Le libanesi non possono dare la loro cittadinanza ai figli se il padre è straniero, e l’assenza di un diritto di famiglia nazionale le sottopone alle varie leggi religiose per matrimonio, divorzio, diritti nei confronti dei figli e altri aspetti della vita privata. Hanno ottenuto però che per la prima volta l’inno nazionale venisse cantato in piazza parlando del loro paese come patria di “uomini e donne”, non solo di uomini.
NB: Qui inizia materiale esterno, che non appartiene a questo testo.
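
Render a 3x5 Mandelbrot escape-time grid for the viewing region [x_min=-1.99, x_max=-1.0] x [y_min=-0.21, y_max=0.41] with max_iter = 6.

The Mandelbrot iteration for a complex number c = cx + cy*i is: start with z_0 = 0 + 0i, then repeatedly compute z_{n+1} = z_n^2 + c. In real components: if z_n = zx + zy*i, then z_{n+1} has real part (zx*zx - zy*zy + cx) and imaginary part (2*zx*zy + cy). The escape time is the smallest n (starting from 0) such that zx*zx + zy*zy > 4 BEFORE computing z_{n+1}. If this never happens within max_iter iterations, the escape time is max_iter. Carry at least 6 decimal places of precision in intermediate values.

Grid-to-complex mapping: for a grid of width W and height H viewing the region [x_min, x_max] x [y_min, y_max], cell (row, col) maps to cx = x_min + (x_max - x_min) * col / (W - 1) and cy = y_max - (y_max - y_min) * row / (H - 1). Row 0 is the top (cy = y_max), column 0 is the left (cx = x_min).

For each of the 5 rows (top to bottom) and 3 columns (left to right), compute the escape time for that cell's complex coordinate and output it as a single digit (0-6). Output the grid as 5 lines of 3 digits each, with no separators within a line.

(row=0, col=0): c = -1.9900 + 0.4100i → escape time 1
(row=0, col=1): c = -1.4950 + 0.4100i → escape time 4
(row=0, col=2): c = -1.0000 + 0.4100i → escape time 6
(row=1, col=0): c = -1.9900 + 0.2550i → escape time 1
(row=1, col=1): c = -1.4950 + 0.2550i → escape time 5
(row=1, col=2): c = -1.0000 + 0.2550i → escape time 6
(row=2, col=0): c = -1.9900 + 0.1000i → escape time 3
(row=2, col=1): c = -1.4950 + 0.1000i → escape time 6
(row=2, col=2): c = -1.0000 + 0.1000i → escape time 6
(row=3, col=0): c = -1.9900 + -0.0550i → escape time 4
(row=3, col=1): c = -1.4950 + -0.0550i → escape time 6
(row=3, col=2): c = -1.0000 + -0.0550i → escape time 6
(row=4, col=0): c = -1.9900 + -0.2100i → escape time 1
(row=4, col=1): c = -1.4950 + -0.2100i → escape time 5
(row=4, col=2): c = -1.0000 + -0.2100i → escape time 6

Answer: 146
156
366
466
156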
Sotto la pressione di una protesta che ha sorpreso tutti i palazzi della politica e che unisce appartenenti a tutte le numerose confessioni presenti in Libano, il primo ministro Saad Hariri circa un mese fa ha accettato di dimettersi, visto che i libanesi lo ritenevano presiedere, più che un governo di unità nazionale, un comitato d’affari transpartitico. Ma l’unica cosa che in questo lunghissimo lasso di tempo è filtrata dal palazzo per sostituirlo sono i nomi di altri imprenditori prestati alla politica. Come sono emersi, così sono stati sommersi dall’ombra di possibili imbarazzi che li ha indotti a ritirarsi. Pochi sperano che le consultazioni, in corso in queste ore, producano un nome accettabile alla piazza.
Ma proprio in concomitanza con questo momento delicatissimo, uno spettro ha preso ad aggirarsi per il Libano. Da domenica notte. Un incidente automobilistico verificatosi a tardissima ora ha indotto Hezbollah, emerso come il partito più ostile alla “rivoluzione d’ottobre”, a definirlo un atto di terrorismo dei manifestanti. Un filmato dell’incidente, ripreso da telecamere di sicurezza, mostra l’automobile soggiungere a tutta velocità, sbandare e poi andare a sbattere contro un’inferriata posta lì dalle forze dell’ordine. Ma non poteva essere un filmato a far cambiare idea ai miliziani del Partito di Dio, che a bordo di motociclette hanno assalito gruppi di manifestanti e incendiato la tendopoli di un loro presidio a Tiro.
Ora la tensione è altissima. Ma le donne libanesi sono ancora in piazza, a riprova che la rivoluzione d’ottobre c’è davvero e le riguarda, come riguarda molti loro figli, padri, mariti cristiani, sunniti, sciiti, drusi, nonostante le loro leadership e gli interessi regionali che li muovono. Ma questa volta, a differenza di quanto avvenuto in anni passati sia in Libano che in Iraq (dove si verificano moti analoghi), i vertici delle principali Chiese cristiane hanno apprezzato le intenzioni dei manifestanti e questo, forse, potrebbe contenere pulsioni repressive. Ma episodi come quello di domenica indicano che il rischio è comunque altissimo. Bisogna infatti tener conto che se dei libanesi sembra interessare a pochi, il sistema bancario libanese serve a tutti, almeno nella regione.